Focus: **exact duplicates, key-based duplicates, latest-record logic, and best practices**.


In [None]:

import pandas as pd
import numpy as np


## 1. Sample Dataset with Duplicates

In [None]:

df = pd.DataFrame({
    "order_id": [1001, 1002, 1002, 1003, 1004, 1004, 1004],
    "customer": ["Alice", "Bob", "Bob", "Charlie", "David", "David", "David"],
    "amount": [2500, 1800, 1800, 2200, 3000, 3000, 3000],
    "order_date": ["2024-01-01", "2024-01-02", "2024-01-02",
                   "2024-01-03", "2024-01-04", "2024-01-04", "2024-01-04"]
})
df


## 2. Detect Duplicate Rows

In [None]:

df.duplicated()


## 3. Count Duplicate Rows

In [None]:

df.duplicated().sum()


## 4. View Duplicate Rows

In [None]:

df[df.duplicated()]


## 5. Detect Duplicates Based on Specific Columns

In [None]:

df.duplicated(subset=['order_id'])


## 6. View Duplicates Based on Business Key

In [None]:

df[df.duplicated(subset=['order_id'], keep=False)]

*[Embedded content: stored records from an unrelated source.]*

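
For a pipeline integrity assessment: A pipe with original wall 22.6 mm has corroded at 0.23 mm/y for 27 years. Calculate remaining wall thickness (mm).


Remaining wall = original − CR × time
t = 22.6 − 0.23*27 = 22.6 − 6.21 = 16.39 mm

16.39 mm


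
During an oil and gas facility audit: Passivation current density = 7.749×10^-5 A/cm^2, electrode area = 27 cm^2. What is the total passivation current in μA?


I = i_pass * A, then convert A → μA (×10^6)
I = 7.749×10^-5 * 27 * 10^6 = 2092.23 μA

2092.23 μA


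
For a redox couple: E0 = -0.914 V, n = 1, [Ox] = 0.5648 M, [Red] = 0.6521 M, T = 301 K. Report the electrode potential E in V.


Apply the Nernst equation: E = E0 + (RT/nF)*ln([Ox]/[Red])
Step 1: RT/nF = 8.314*301/(1*96485) = 0.02593682 V
Step 2: [Ox]/[Red] = 0.5648/0.6521 = 0.866125
Step 3: ln(0.866125) = -0.143726
Step 4: correction = 0.02593682 * -0.143726 = -0.004 V
E = -0.914 + -0.004 = -0.918 V

-0.918 V


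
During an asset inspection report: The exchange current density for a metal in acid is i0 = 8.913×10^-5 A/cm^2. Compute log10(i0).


i0 = 8.913×10^-5 A/cm^2
log10(i0) = -4.05

-4.05


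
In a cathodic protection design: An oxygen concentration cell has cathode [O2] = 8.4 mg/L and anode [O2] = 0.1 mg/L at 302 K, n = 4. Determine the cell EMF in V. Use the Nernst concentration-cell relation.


Apply the Nernst concentration-cell relation: E = (RT/nF)*ln(C_cathode/C_anode)
RT/nF = 8.314*302/(4*96485) = 0.00650575 V
ln(8.4/0.1) = 4.43082
E = 0.00650575 * 4.43082 = 0.02883 V

0.02883 V


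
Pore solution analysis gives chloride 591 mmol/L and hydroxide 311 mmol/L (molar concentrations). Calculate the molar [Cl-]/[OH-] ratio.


Threshold parameter = [Cl-] / [OH-] (molar basis; both in mmol/L, so units cancel)
Ratio = 591 / 311 = 1.9

1.9


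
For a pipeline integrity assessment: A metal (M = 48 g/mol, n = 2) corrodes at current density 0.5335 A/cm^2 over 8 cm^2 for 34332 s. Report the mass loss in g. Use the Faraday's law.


Apply Faraday's law: m = i*A*t*M / (n*F)
Total charge passed Q = i*A*t = 0.5335*8*34332 = 146528.976 C
m = Q*M/(n*F) = 146528.976*48/(2*96485) = 36.44811 g

36.44811 g


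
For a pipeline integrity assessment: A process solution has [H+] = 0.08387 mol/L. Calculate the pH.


pH = −log10[H+]
pH = −log10(0.08387) = 1.08

1.08


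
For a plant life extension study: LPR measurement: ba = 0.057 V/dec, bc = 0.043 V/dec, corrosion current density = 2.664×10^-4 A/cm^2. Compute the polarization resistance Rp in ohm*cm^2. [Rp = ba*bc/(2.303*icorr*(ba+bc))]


Apply the Stern-Geary equation: Rp = ba*bc / (2.303*icorr*(ba+bc))
ba*bc = 0.057*0.043 = 0.002451
ba+bc = 0.1; 2.303*icorr*(ba+bc) = 2.303*2.664×10^-4*0.1 = 6.135192×10^-5
Rp = 0.002451 / 6.135192×10^-5 = 39.95 ohm*cm^2

39.95 ohm*cm^2


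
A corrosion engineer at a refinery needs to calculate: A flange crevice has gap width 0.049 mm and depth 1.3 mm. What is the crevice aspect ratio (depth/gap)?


Aspect ratio = depth / gap
Ratio = 1.3 / 0.049 = 26.5

26.5


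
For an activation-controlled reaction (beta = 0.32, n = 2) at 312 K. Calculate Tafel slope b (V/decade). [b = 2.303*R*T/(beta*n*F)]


Apply the Tafel slope relation: b = 2.303*R*T/(beta*n*F)
Numerator: 2.303 * 8.314 * 312 = 5973.91
Denominator: 0.32 * 2 * 96485 = 61750.4
b = 5973.91 / 61750.4 = 0.097 V/decade

0.097 V/decade


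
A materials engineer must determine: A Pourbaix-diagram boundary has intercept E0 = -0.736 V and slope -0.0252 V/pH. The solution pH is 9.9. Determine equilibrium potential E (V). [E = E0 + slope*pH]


Apply the Pourbaix line equation: E = E0 + slope*pH
E = -0.736 + (-0.0252)*9.9 = -0.736 + (-0.24948) = -0.98548 V
Rounded to 3 decimal places: E = -0.985 V

-0.985 V


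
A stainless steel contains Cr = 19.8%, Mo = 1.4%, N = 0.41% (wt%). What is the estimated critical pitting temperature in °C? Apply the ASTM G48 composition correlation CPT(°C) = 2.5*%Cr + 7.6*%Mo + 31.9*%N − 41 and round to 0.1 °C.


Apply the ASTM G48 empirical CPT estimate: CPT(°C) = 2.5*%Cr + 7.6*%Mo + 31.9*%N − 41
2.5*19.8 = 49.5; 7.6*1.4 = 10.64; 31.9*0.41 = 13.079
CPT = 49.5 + 10.64 + 13.079 − 41 = 32.219 °C
Rounded to 0.1 °C: CPT ≈ 32.2 °C

32.2 °C


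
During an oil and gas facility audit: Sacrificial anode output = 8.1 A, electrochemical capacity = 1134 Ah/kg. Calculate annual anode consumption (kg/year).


Annual consumption = current * hours per year / capacity
Rate = 8.1 * 8760 / 1134 = 62.6 kg/year

62.6 kg/year


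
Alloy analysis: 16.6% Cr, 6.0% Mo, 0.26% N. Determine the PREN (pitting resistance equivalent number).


Apply the PREN formula: PREN = Cr + 3.3*Mo + 16*N
PREN = 16.6 + 3.3*6.0 + 16*0.26
PREN = 16.6 + 19.8 + 4.16 = 40.56

40.56


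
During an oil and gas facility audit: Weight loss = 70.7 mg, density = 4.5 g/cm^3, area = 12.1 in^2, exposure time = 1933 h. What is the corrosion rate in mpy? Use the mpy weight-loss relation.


Apply the mpy weight-loss relation: CR = 534 * W / (D * A * T)
Numerator: 534 * 70.7 = 37753.8
Denominator: 4.5 * 12.1 * 1933 = 105251.85
CR = 37753.8 / 105251.85 = 0.359 mpy

0.359 mpy


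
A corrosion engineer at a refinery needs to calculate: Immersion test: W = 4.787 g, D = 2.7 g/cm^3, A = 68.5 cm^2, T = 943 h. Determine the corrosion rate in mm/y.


Apply the mm/y weight-loss relation: CR = 87600 * W / (D * A * T)
Numerator: 87600 * 4.787 = 419341.2
Denominator: 2.7 * 68.5 * 943 = 174407.85
CR = 419341.2 / 174407.85 = 2.404371 mm/y

2.404371 mm/y


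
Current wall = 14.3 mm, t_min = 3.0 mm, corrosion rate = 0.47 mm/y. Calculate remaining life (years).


Apply the remaining-life relation: RL = (t_current − t_min) / CR
RL = (14.3 − 3.0) / 0.47 = 11.3 / 0.47 = 24.0 years

24.0 years


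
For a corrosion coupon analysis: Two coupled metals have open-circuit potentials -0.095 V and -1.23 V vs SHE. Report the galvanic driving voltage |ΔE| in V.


Driving voltage is the absolute potential difference.
|ΔE| = |-0.095 − (-1.23)| = 1.135 V

1.135 V


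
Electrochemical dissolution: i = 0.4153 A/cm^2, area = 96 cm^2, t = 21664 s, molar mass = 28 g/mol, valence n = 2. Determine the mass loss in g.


Apply Faraday's law: m = i*A*t*M / (n*F)
Total charge passed Q = i*A*t = 0.4153*96*21664 = 863717.6832 C
m = Q*M/(n*F) = 863717.6832*28/(2*96485) = 125.3257 g

125.3257 g


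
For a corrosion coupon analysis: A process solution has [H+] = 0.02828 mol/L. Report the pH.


pH = −log10[H+]
pH = −log10(0.02828) = 1.55

1.55


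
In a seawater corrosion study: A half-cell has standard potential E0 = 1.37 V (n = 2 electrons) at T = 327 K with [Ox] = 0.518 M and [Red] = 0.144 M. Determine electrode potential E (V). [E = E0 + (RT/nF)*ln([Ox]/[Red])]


Apply the Nernst equation: E = E0 + (RT/nF)*ln([Ox]/[Red])
Step 1: RT/nF = 8.314*327/(2*96485) = 0.0140886 V
Step 2: [Ox]/[Red] = 0.518/0.144 = 3.597222
Step 3: ln(3.597222) = 1.280162
Step 4: correction = 0.0140886 * 1.280162 = 0.018 V
E = 1.37 + 0.018 = 1.388 V

1.388 V


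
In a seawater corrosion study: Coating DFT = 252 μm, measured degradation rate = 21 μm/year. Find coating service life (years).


Service life = thickness / degradation rate
Life = 252 / 21 = 12.0 years

12.0 years


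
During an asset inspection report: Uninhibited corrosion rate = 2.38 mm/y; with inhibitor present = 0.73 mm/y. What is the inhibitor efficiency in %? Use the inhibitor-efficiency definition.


Apply the inhibitor-efficiency definition: IE = (CR_blank − CR_inh)/CR_blank × 100
IE = (2.38 − 0.73) / 2.38 × 100
IE = 1.65 / 2.38 × 100 = 69.3 %

69.3 %


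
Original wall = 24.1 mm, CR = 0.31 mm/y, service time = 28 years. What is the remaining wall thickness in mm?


Remaining wall = original − CR × time
t = 24.1 − 0.31*28 = 24.1 − 8.68 = 15.42 mm

15.42 mm


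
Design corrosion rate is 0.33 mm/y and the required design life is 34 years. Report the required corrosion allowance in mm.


Corrosion allowance = CR × design life
CA = 0.33 * 34 = 11.22 mm

11.22 mm


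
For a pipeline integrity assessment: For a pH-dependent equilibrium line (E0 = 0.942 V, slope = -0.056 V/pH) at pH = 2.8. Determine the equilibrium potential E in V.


Apply the Pourbaix line equation: E = E0 + slope*pH
E = 0.942 + (-0.056)*2.8 = 0.942 + (-0.1568) = 0.7852 V
Rounded to 4 decimal places: E = 0.7852 V

0.7852 V


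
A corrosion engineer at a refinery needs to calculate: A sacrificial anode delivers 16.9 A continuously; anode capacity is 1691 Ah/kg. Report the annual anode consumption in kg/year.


Annual consumption = current * hours per year / capacity
Rate = 16.9 * 8760 / 1691 = 87.5 kg/year

87.5 kg/year


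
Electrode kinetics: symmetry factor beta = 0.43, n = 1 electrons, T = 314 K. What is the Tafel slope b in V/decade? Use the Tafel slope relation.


Apply the Tafel slope relation: b = 2.303*R*T/(beta*n*F)
Numerator: 2.303 * 8.314 * 314 = 6012.2
Denominator: 0.43 * 1 * 96485 = 41488.55
b = 6012.2 / 41488.55 = 0.1449 V/decade

0.1449 V/decade


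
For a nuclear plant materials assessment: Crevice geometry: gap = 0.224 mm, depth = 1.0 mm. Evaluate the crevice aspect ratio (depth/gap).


Aspect ratio = depth / gap
Ratio = 1.0 / 0.224 = 4.5

4.5


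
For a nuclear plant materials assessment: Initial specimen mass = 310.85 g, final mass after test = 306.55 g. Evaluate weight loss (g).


Weight loss = initial − final
WL = 310.85 − 306.55 = 4.3 g

4.3 g


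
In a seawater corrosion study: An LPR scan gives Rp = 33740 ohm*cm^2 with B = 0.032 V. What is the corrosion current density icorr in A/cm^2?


Apply the Stern-Geary relation: icorr = B / Rp
icorr = 0.032 / 33740 = 9.484×10^-7 A/cm^2

9.484×10^-7 A/cm^2


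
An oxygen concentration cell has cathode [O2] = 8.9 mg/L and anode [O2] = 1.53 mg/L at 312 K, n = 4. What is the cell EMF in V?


Apply the Nernst concentration-cell relation: E = (RT/nF)*ln(C_cathode/C_anode)
RT/nF = 8.314*312/(4*96485) = 0.00672117 V
ln(8.9/1.53) = 1.76078
E = 0.00672117 * 1.76078 = 0.01183 V

0.01183 V


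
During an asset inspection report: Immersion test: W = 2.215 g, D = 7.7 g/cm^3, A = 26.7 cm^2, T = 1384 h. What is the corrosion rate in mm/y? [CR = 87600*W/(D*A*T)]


Apply the mm/y weight-loss relation: CR = 87600 * W / (D * A * T)
Numerator: 87600 * 2.215 = 194034.0
Denominator: 7.7 * 26.7 * 1384 = 284536.56
CR = 194034.0 / 284536.56 = 0.68193 mm/y

0.68193 mm/y


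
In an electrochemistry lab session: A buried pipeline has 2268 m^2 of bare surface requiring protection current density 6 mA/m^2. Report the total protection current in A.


I = area * current density, then convert mA → A (÷1000)
I = 2268 * 6 / 1000 = 13.61 A

13.61 A


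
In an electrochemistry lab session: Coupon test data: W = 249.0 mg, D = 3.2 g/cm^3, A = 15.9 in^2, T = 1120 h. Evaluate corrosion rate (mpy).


Apply the mpy weight-loss relation: CR = 534 * W / (D * A * T)
Numerator: 534 * 249.0 = 132966.0
Denominator: 3.2 * 15.9 * 1120 = 56985.6
CR = 132966.0 / 56985.6 = 2.33333 mpy

2.33333 mpy


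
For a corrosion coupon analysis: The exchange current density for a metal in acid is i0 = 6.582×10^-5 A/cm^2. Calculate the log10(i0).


i0 = 6.582×10^-5 A/cm^2
log10(i0) = -4.182

-4.182


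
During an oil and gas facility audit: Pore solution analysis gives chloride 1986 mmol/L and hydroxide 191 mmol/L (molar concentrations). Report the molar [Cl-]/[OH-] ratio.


Threshold parameter = [Cl-] / [OH-] (molar basis; both in mmol/L, so units cancel)
Ratio = 1986 / 191 = 10.4

10.4


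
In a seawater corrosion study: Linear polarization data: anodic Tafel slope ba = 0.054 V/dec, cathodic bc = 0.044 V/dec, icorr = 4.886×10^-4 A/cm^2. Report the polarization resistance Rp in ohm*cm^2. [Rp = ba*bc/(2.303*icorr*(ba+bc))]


Apply the Stern-Geary equation: Rp = ba*bc / (2.303*icorr*(ba+bc))
ba*bc = 0.054*0.044 = 0.002376
ba+bc = 0.098; 2.303*icorr*(ba+bc) = 2.303*4.886×10^-4*0.098 = 1.1027409×10^-4
Rp = 0.002376 / 1.1027409×10^-4 = 21.55 ohm*cm^2

21.55 ohm*cm^2


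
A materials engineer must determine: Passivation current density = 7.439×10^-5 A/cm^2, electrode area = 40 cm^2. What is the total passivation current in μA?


I = i_pass * A, then convert A → μA (×10^6)
I = 7.439×10^-5 * 40 * 10^6 = 2975.6 μA

2975.6 μA


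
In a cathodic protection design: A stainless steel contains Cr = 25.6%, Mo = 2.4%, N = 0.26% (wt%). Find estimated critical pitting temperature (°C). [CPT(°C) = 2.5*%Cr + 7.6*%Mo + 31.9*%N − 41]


Apply the ASTM G48 empirical CPT estimate: CPT(°C) = 2.5*%Cr + 7.6*%Mo + 31.9*%N − 41
2.5*25.6 = 64; 7.6*2.4 = 18.24; 31.9*0.26 = 8.294
CPT = 64 + 18.24 + 8.294 − 41 = 49.534 °C
Rounded to 0.1 °C: CPT ≈ 49.5 °C

49.5 °C


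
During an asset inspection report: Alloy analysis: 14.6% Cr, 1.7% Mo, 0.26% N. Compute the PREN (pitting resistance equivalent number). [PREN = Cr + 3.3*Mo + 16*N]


Apply the PREN formula: PREN = Cr + 3.3*Mo + 16*N
PREN = 14.6 + 3.3*1.7 + 16*0.26
PREN = 14.6 + 5.61 + 4.16 = 24.37

24.37


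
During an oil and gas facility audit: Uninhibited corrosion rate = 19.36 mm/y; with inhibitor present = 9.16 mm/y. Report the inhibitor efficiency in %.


Apply the inhibitor-efficiency definition: IE = (CR_blank − CR_inh)/CR_blank × 100
IE = (19.36 − 9.16) / 19.36 × 100
IE = 10.2 / 19.36 × 100 = 52.7 %

52.7 %


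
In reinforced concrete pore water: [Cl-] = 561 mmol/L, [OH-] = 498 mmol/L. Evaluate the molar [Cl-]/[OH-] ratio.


Threshold parameter = [Cl-] / [OH-] (molar basis; both in mmol/L, so units cancel)
Ratio = 561 / 498 = 1.13

1.13


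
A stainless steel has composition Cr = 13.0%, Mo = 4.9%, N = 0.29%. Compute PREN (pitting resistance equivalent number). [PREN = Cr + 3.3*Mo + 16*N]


Apply the PREN formula: PREN = Cr + 3.3*Mo + 16*N
PREN = 13.0 + 3.3*4.9 + 16*0.29
PREN = 13.0 + 16.17 + 4.64 = 33.81

33.81


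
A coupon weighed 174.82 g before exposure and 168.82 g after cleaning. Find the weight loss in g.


Weight loss = initial − final
WL = 174.82 − 168.82 = 6.0 g

6.0 g


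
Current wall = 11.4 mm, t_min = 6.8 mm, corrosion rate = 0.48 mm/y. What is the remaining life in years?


Apply the remaining-life relation: RL = (t_current − t_min) / CR
RL = (11.4 − 6.8) / 0.48 = 4.6 / 0.48 = 9.6 years

9.6 years


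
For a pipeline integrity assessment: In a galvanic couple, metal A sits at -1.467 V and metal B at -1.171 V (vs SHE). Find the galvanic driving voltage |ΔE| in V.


Driving voltage is the absolute potential difference.
|ΔE| = |-1.467 − (-1.171)| = 0.296 V

0.296 V


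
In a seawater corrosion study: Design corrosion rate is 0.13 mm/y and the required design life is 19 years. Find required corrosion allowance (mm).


Corrosion allowance = CR × design life
CA = 0.13 * 19 = 2.47 mm

2.47 mm


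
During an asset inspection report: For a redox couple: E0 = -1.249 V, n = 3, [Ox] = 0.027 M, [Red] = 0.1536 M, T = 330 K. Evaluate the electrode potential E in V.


Apply the Nernst equation: E = E0 + (RT/nF)*ln([Ox]/[Red])
Step 1: RT/nF = 8.314*330/(3*96485) = 0.00947857 V
Step 2: [Ox]/[Red] = 0.027/0.1536 = 0.175781
Step 3: ln(0.175781) = -1.738516
Step 4: correction = 0.00947857 * -1.738516 = -0.0165 V
E = -1.249 + -0.0165 = -1.2655 V

-1.2655 V


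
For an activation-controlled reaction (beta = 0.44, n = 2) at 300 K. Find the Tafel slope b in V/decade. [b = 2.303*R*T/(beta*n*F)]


Apply the Tafel slope relation: b = 2.303*R*T/(beta*n*F)
Numerator: 2.303 * 8.314 * 300 = 5744.14
Denominator: 0.44 * 2 * 96485 = 84906.8
b = 5744.14 / 84906.8 = 0.0677 V/decade

0.0677 V/decade


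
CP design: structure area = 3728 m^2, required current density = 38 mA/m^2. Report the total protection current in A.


I = area * current density, then convert mA → A (÷1000)
I = 3728 * 38 / 1000 = 141.66 A

141.66 A


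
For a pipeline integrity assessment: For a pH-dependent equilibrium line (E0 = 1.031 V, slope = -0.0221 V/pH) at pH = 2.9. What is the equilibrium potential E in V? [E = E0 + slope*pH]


Apply the Pourbaix line equation: E = E0 + slope*pH
E = 1.031 + (-0.0221)*2.9 = 1.031 + (-0.06409) = 0.96691 V
Rounded to 4 decimal places: E = 0.9669 V

0.9669 V


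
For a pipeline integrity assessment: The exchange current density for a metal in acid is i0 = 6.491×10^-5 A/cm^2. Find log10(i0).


i0 = 6.491×10^-5 A/cm^2
log10(i0) = -4.188

-4.188


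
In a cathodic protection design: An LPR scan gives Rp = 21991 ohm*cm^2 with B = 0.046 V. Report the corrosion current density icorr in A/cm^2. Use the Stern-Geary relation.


Apply the Stern-Geary relation: icorr = B / Rp
icorr = 0.046 / 21991 = 2.092×10^-6 A/cm^2

2.092×10^-6 A/cm^2


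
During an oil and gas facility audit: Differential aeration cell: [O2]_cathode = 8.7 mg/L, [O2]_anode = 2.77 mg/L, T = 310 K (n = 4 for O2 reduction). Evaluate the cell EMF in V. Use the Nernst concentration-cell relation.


Apply the Nernst concentration-cell relation: E = (RT/nF)*ln(C_cathode/C_anode)
RT/nF = 8.314*310/(4*96485) = 0.00667808 V
ln(8.7/2.77) = 1.14448
E = 0.00667808 * 1.14448 = 0.00764 V

0.00764 V


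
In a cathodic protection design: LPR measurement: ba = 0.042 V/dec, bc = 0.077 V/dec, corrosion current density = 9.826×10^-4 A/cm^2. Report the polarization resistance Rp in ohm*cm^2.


Apply the Stern-Geary equation: Rp = ba*bc / (2.303*icorr*(ba+bc))
ba*bc = 0.042*0.077 = 0.003234
ba+bc = 0.119; 2.303*icorr*(ba+bc) = 2.303*9.826×10^-4*0.119 = 2.6928841×10^-4
Rp = 0.003234 / 2.6928841×10^-4 = 12.01 ohm*cm^2

12.01 ohm*cm^2


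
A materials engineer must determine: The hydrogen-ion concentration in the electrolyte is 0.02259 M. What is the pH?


pH = −log10[H+]
pH = −log10(0.02259) = 1.65

1.65


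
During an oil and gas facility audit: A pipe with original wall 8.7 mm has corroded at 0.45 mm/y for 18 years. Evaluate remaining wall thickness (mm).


Remaining wall = original − CR × time
t = 8.7 − 0.45*18 = 8.7 − 8.1 = 0.6 mm

0.6 mm


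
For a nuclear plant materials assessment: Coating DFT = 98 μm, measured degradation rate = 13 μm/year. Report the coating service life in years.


Service life = thickness / degradation rate
Life = 98 / 13 = 7.5 years

7.5 years


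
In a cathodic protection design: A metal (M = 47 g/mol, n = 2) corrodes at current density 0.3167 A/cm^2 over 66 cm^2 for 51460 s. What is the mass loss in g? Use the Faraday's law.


Apply Faraday's law: m = i*A*t*M / (n*F)
Total charge passed Q = i*A*t = 0.3167*66*51460 = 1075627.212 C
m = Q*M/(n*F) = 1075627.212*47/(2*96485) = 261.98103 g

261.98103 g


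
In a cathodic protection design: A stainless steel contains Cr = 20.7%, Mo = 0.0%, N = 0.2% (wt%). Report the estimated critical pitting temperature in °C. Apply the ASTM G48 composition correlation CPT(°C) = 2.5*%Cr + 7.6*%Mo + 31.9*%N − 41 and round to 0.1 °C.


Apply the ASTM G48 empirical CPT estimate: CPT(°C) = 2.5*%Cr + 7.6*%Mo + 31.9*%N − 41
2.5*20.7 = 51.75; 7.6*0.0 = 0; 31.9*0.2 = 6.38
CPT = 51.75 + 0 + 6.38 − 41 = 17.13 °C
Rounded to 0.1 °C: CPT ≈ 17.1 °C

17.1 °C


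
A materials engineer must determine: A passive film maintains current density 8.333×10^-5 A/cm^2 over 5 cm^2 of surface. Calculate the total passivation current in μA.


I = i_pass * A, then convert A → μA (×10^6)
I = 8.333×10^-5 * 5 * 10^6 = 416.65 μA

416.65 μA


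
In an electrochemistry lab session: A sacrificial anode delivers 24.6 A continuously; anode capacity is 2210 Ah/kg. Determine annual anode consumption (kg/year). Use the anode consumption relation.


Annual consumption = current * hours per year / capacity
Rate = 24.6 * 8760 / 2210 = 97.5 kg/year

97.5 kg/year


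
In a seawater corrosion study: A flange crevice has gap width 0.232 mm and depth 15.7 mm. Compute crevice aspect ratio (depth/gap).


Aspect ratio = depth / gap
Ratio = 15.7 / 0.232 = 67.7

67.7


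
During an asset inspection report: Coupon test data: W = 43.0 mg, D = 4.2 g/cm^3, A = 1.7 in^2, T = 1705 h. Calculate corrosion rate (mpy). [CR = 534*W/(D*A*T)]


Apply the mpy weight-loss relation: CR = 534 * W / (D * A * T)
Numerator: 534 * 43.0 = 22962.0
Denominator: 4.2 * 1.7 * 1705 = 12173.7
CR = 22962.0 / 12173.7 = 1.886 mpy

1.886 mpy


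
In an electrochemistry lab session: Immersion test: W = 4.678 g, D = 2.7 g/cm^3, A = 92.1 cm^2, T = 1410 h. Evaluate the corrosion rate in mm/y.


Apply the mm/y weight-loss relation: CR = 87600 * W / (D * A * T)
Numerator: 87600 * 4.678 = 409792.8
Denominator: 2.7 * 92.1 * 1410 = 350624.7
CR = 409792.8 / 350624.7 = 1.1688 mm/y

1.1688 mm/y


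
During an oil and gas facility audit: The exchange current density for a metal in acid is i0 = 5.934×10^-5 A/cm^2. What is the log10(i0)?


i0 = 5.934×10^-5 A/cm^2
log10(i0) = -4.227

-4.227


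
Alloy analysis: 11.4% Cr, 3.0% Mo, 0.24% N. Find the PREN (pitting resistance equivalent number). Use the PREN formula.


Apply the PREN formula: PREN = Cr + 3.3*Mo + 16*N
PREN = 11.4 + 3.3*3.0 + 16*0.24
PREN = 11.4 + 9.9 + 3.84 = 25.14

25.14


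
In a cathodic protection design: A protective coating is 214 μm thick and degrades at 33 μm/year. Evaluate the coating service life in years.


Service life = thickness / degradation rate
Life = 214 / 33 = 6.5 years

6.5 years


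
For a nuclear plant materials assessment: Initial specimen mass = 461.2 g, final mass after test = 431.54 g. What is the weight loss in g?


Weight loss = initial − final
WL = 461.2 − 431.54 = 29.66 g

29.66 g


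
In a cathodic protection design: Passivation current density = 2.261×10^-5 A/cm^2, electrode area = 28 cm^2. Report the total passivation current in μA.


I = i_pass * A, then convert A → μA (×10^6)
I = 2.261×10^-5 * 28 * 10^6 = 633.08 μA

633.08 μA


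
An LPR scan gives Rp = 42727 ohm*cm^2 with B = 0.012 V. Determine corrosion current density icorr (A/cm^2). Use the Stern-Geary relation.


Apply the Stern-Geary relation: icorr = B / Rp
icorr = 0.012 / 42727 = 2.809×10^-7 A/cm^2

2.809×10^-7 A/cm^2


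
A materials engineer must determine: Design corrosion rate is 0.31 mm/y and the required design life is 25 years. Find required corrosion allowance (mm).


Corrosion allowance = CR × design life
CA = 0.31 * 25 = 7.75 mm

7.75 mm


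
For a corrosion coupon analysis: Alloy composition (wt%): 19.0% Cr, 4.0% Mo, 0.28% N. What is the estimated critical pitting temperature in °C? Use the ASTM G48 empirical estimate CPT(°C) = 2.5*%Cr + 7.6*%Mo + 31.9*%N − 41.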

## 7. Remove Exact Duplicate Rows

In [None]:

df_no_exact_dup = df.drop_duplicates()
df_no_exact_dup


## 8. Remove Duplicates Based on Key (Keep First)

In [None]:

df_keep_first = df.drop_duplicates(subset=['order_id'], keep='first')
df_keep_first


## 9. Remove Duplicates Based on Key (Keep Last)

In [None]:

df_keep_last = df.drop_duplicates(subset=['order_id'], keep='last')
df_keep_last


## 10. Latest Record Wins (Sort + Drop)

In [None]:

df_sorted = df.copy()
df_sorted['order_date'] = pd.to_datetime(df_sorted['order_date'])
df_sorted = df_sorted.sort_values('order_date')
df_latest = df_sorted.drop_duplicates(subset=['order_id'], keep='last')
df_latest


## 11. Remove Duplicates Using Boolean Indexing

In [None]:

df_boolean = df[~df.duplicated(subset=['order_id'])]
df_boolean


## 12. Inplace Duplicate Removal

In [None]:

df_inplace = df.copy()
df_inplace.drop_duplicates(subset=['order_id'], inplace=True)
df_inplace



## ✅ Best Practices & Interview Notes
- Always detect before removing duplicates
- Prefer business keys (`order_id`, `user_id`) over full-row match
- Use `keep='last'` for latest-record logic
- Sorting before removal is critical
- Never remove duplicates blindly in audit data



## ✔ Summary
- `duplicated()` detects duplicates
- `drop_duplicates()` removes them
- `subset` and `keep` control logic
- Business rules define what a duplicate means